我正在使用以下代码来获得1级概率。
from sklearn import datasets
iris = datasets.load_iris()
X = iris.data
y = iris.target
clf=RandomForestClassifier(n_estimators=10, random_state = 42, class_weight="balanced")
k_fold = StratifiedKFold(n_splits=10, shuffle=True, random_state=0)
proba = cross_val_predict(clf, X, y, cv=k_fold, method='predict_proba')
#print probability of class 1
print(proba[:,1])
我的结果如下。
[0. 0. 0. 0. 0. 0. 0. 0. 0. 0. 0. 0. 0. 0. 0.1 0. 0. 0.
0. 0. 0. 0. 0. 0. 0. 0. 0. 0. 0. 0. 0. 0. 0. 0. 0. 0.
0.2 0. 0. 0. 0. 0.1 0. 0. 0. 0. 0. 0. 0. 0. 0.9 1. 0.7 1.
1. 1. 1. 0.7 1. 1. 1. 1. 1. 1. 1. 1. 1. 1. 0.9 0.9 0.1 1.
0.6 1. 1. 1. 0.9 0. 1. 1. 1. 1. 1. 0.4 0.9 0.9 1. 1. 1. 0.9
1. 1. 1. 1. 1. 1. 1. 1. 1. 1. 0. 0. 0. 0. 0. 0. 0.9 0.
0.1 0. 0. 0. 0. 0. 0. 0. 0.1 0. 0. 0.8 0. 0.1 0. 0.1 0. 0.1
0.3 0.2 0. 0.6 0. 0. 0. 0.6 0.4 0. 0. 0. 0.8 0. 0. 0. 0. 0.
0. 0. 0. 0. 0. 0. ]
但是,这只是概率列表,难以解释结果。
假设,我也为每个
data point in the
iris数据集都有一个名称列表,如下所示(Iris数据集有150个数据点)。
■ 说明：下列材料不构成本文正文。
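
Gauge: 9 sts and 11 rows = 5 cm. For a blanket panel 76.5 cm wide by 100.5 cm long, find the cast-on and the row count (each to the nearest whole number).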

iris_names = ['iris_0', 'iris_1', 'iris_2', 'iris_3', 'iris_4', 'iris_5', 'iris_6', 'iris_7', 'iris_8', 'iris_9', 'iris_10', 'iris_11', 'iris_12', 'iris_13', 'iris_14', 'iris_15', 'iris_16', 'iris_17', 'iris_18', 'iris_19', 'iris_20', 'iris_21', 'iris_22', 'iris_23', 'iris_24', 'iris_25', 'iris_26', 'iris_27', 'iris_28', 'iris_29', 'iris_30', 'iris_31', 'iris_32', 'iris_33', 'iris_34', 'iris_35', 'iris_36', 'iris_37', 'iris_38', 'iris_39', 'iris_40', 'iris_41', 'iris_42', 'iris_43', 'iris_44', 'iris_45', 'iris_46', 'iris_47', 'iris_48', 'iris_49', 'iris_50', 'iris_51', 'iris_52', 'iris_53', 'iris_54', 'iris_55', 'iris_56', 'iris_57', 'iris_58', 'iris_59', 'iris_60', 'iris_61', 'iris_62', 'iris_63', 'iris_64', 'iris_65', 'iris_66', 'iris_67', 'iris_68', 'iris_69', 'iris_70', 'iris_71', 'iris_72', 'iris_73', 'iris_74', 'iris_75', 'iris_76', 'iris_77', 'iris_78', 'iris_79', 'iris_80', 'iris_81', 'iris_82', 'iris_83', 'iris_84', 'iris_85', 'iris_86', 'iris_87', 'iris_88', 'iris_89', 'iris_90', 'iris_91', 'iris_92', 'iris_93', 'iris_94', 'iris_95', 'iris_96', 'iris_97', 'iris_98', 'iris_99', 'iris_100', 'iris_101', 'iris_102', 'iris_103', 'iris_104', 'iris_105', 'iris_106', 'iris_107', 'iris_108', 'iris_109', 'iris_110', 'iris_111', 'iris_112', 'iris_113', 'iris_114', 'iris_115', 'iris_116', 'iris_117', 'iris_118', 'iris_119', 'iris_120', 'iris_121', 'iris_122', 'iris_123', 'iris_124', 'iris_125', 'iris_126', 'iris_127', 'iris_128', 'iris_129', 'iris_130', 'iris_131', 'iris_132', 'iris_133', 'iris_134', 'iris_135', 'iris_136', 'iris_137', 'iris_138', 'iris_139', 'iris_140', 'iris_141', 'iris_142', 'iris_143', 'iris_144', 'iris_145', 'iris_146', 'iris_147', 'iris_148', 'iris_149']
现在,我想对类1的
cross_val_predict
结果进行排序,并将其与iris names
相加。因此,我的预期输出如下。
sorted_probability_of_class_1 = [[iris_xxx, 1], [iris_xxx, 1], ........, [iris_xxx, 0.9], [iris_xxx, 0.8], ........, [iris_xxx, 0], [iris_xxx, 0]]
我该怎么做?
cross_val_predict
中的概率是否与原始数据点的顺序相同?如果需要,我很乐意提供更多详细信息。
最佳答案
使用zip()
将两个列表合并为一个:
sorted_probability_of_class_1 = zip(proba[:, 1], iris_names)
您可能需要先使用
proba
将list(proba)
转换为列表。这是zip
方法更易读的示例:>>> probabilities = [1, 2, 3, 0]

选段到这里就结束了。